Jen: My screen name was one I still use for a lot today. I'm not all that creative, I guess!
AOL blew up pretty quickly, and they couldn't keep up once cable modems took over. They didn't take enough chances, and ended up losing in the end. They definitely paved the way for a lot that is out there now, but whenever I see that someone has an AOL address I laugh a little and wonder if they have to pay for it. MySpace is the AOL of social networking, it's a joke to everyone now. Justin Timberlake's investment hasn't saved it yet.
Look at how quickly Facebook and Twitter blew up. By the time you adapt to something new, it's pretty much obsolete and something else is out there.
JT: Facebook and Twitter seem so dominant and a part of our culture now that it is hard to imagine them ever getting replaced. They seem as essential as email?
Any other thoughts in general before we wrap up? One last question on my end...If there was one AOL related aspect from that era that you could bring back, what would it be?

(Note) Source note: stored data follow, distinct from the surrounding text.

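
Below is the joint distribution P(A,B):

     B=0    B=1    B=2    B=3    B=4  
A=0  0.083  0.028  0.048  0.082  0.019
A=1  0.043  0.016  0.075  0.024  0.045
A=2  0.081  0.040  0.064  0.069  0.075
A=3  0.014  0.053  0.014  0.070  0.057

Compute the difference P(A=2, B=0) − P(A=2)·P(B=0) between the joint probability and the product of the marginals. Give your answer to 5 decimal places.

P(A=2) = 0.081 + 0.040 + 0.064 + 0.069 + 0.075 = 0.329.
P(B=0) = 0.083 + 0.043 + 0.081 + 0.014 = 0.221.
P(A=2, B=0) − P(A=2)P(B=0) = 0.081 − 0.329×0.221 = 0.00829.

0.00829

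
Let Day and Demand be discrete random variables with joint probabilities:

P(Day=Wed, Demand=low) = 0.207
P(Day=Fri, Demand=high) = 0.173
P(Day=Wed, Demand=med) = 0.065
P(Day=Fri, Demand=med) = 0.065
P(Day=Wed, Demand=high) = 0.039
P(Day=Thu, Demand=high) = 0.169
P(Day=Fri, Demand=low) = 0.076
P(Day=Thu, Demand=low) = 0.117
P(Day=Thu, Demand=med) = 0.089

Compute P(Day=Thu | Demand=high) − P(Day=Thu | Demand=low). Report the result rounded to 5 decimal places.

0.15107

P(Demand=high) = 0.039 + 0.169 + 0.173 = 0.381; P(Day=Thu | Demand=high) = 0.169/0.381 = 0.443570.
P(Demand=low) = 0.207 + 0.117 + 0.076 = 0.400; P(Day=Thu | Demand=low) = 0.117/0.400 = 0.292500.
Difference = 0.15107.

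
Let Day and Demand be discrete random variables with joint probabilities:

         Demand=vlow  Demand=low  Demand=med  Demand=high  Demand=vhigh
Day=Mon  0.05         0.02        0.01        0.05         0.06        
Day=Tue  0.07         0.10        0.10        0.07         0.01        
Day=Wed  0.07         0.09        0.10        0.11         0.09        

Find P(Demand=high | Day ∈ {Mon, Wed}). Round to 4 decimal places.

P(Day=Mon) = 0.05 + 0.02 + 0.01 + 0.05 + 0.06 = 0.19.
P(Day=Wed) = 0.07 + 0.09 + 0.10 + 0.11 + 0.09 = 0.46.
P(Day ∈ {Mon, Wed}) = 0.19 + 0.46 = 0.65; P(Demand=high, Day ∈ {Mon, Wed}) = 0.05 + 0.11 = 0.16.
P(Demand=high | Day ∈ {Mon, Wed}) = 0.16/0.65 = 0.2462.

0.2462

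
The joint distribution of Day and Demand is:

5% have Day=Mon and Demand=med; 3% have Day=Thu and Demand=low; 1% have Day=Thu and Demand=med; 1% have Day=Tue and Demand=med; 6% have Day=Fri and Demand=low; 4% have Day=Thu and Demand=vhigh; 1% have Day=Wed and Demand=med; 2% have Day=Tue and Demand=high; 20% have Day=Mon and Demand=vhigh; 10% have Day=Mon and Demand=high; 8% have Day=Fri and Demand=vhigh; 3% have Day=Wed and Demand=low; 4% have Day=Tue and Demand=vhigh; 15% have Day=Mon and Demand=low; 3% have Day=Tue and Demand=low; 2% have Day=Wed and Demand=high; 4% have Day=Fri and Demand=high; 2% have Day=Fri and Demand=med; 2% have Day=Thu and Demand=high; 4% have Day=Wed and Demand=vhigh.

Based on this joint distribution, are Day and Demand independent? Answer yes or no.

yes

Every cell satisfies P(Day,Demand) = P(Day)·P(Demand). For instance P(Day=Wed) = 0.10, P(Demand=med) = 0.10, and 0.10×0.10 = 0.01 matches the joint entry. So Day and Demand are independent.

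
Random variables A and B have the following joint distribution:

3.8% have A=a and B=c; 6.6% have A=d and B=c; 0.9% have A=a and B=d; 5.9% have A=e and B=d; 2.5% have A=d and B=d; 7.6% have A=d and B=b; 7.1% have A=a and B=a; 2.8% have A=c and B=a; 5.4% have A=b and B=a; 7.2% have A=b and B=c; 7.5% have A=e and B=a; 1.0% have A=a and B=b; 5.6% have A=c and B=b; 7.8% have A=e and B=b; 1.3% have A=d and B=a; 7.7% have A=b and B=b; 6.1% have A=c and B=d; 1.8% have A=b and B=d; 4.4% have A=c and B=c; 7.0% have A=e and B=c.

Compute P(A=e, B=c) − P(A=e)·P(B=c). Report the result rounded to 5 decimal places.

P(A=e) = 0.075 + 0.078 + 0.070 + 0.059 = 0.282.
P(B=c) = 0.038 + 0.072 + 0.044 + 0.066 + 0.070 = 0.290.
P(A=e, B=c) − P(A=e)P(B=c) = 0.070 − 0.282×0.290 = -0.01178.

-0.01178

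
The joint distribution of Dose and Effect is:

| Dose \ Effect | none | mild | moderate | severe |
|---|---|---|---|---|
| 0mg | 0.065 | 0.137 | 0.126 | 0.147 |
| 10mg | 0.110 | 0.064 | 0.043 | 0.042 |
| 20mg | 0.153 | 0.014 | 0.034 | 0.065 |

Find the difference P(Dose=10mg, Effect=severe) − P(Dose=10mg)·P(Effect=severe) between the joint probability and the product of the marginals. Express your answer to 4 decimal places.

P(Dose=10mg) = 0.110 + 0.064 + 0.043 + 0.042 = 0.259.
P(Effect=severe) = 0.147 + 0.042 + 0.065 = 0.254.
P(Dose=10mg, Effect=severe) − P(Dose=10mg)P(Effect=severe) = 0.042 − 0.259×0.254 = -0.0238.

-0.0238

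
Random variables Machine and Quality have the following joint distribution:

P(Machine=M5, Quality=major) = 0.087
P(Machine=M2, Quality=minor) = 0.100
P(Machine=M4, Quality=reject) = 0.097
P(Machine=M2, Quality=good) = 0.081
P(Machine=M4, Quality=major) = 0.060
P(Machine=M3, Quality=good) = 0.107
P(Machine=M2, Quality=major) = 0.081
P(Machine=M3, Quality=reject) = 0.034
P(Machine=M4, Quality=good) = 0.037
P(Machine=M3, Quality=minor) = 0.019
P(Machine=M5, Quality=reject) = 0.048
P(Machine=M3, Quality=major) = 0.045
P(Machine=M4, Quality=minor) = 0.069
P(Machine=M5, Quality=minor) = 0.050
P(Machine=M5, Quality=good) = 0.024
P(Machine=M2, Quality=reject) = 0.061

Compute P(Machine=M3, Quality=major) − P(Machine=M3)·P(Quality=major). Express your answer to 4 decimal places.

-0.0110

P(Machine=M3) = 0.107 + 0.019 + 0.045 + 0.034 = 0.205.
P(Quality=major) = 0.081 + 0.045 + 0.060 + 0.087 = 0.273.
P(Machine=M3, Quality=major) − P(Machine=M3)P(Quality=major) = 0.045 − 0.205×0.273 = -0.0110.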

Jen: Instagram is getting more and more popular...just the pictures and none of the drama. Although Facebook is popular, it's getting more popular with an older set, which is not what the inventors originally intended.
I can't say there's anything from that era I wish would come back, Google has pretty much voided that need.
JT: True about Facebook trending older now. I guess that was bound to happen at some point. I think Twitter has major staying power thanks to the instantaneous breaking news and reaction aspect, but time will tell.
If I had to bring one thing back, I wish it could be the sense of excitement of the whole thing. It was a chore to get logged on but the battle sure was worth it when "You've Got Mail" rang out or your friend or crush was signed on instant messenger.
Although the gullibility that came with the primitive stages of the internet is not missed. I believed damn near everything I read online for a while there.
Anyway, let's wrap things up. Nice job. You get to pick the subject for our next trip through time. In the meantime, I have 75 questions left to fill out on this survey.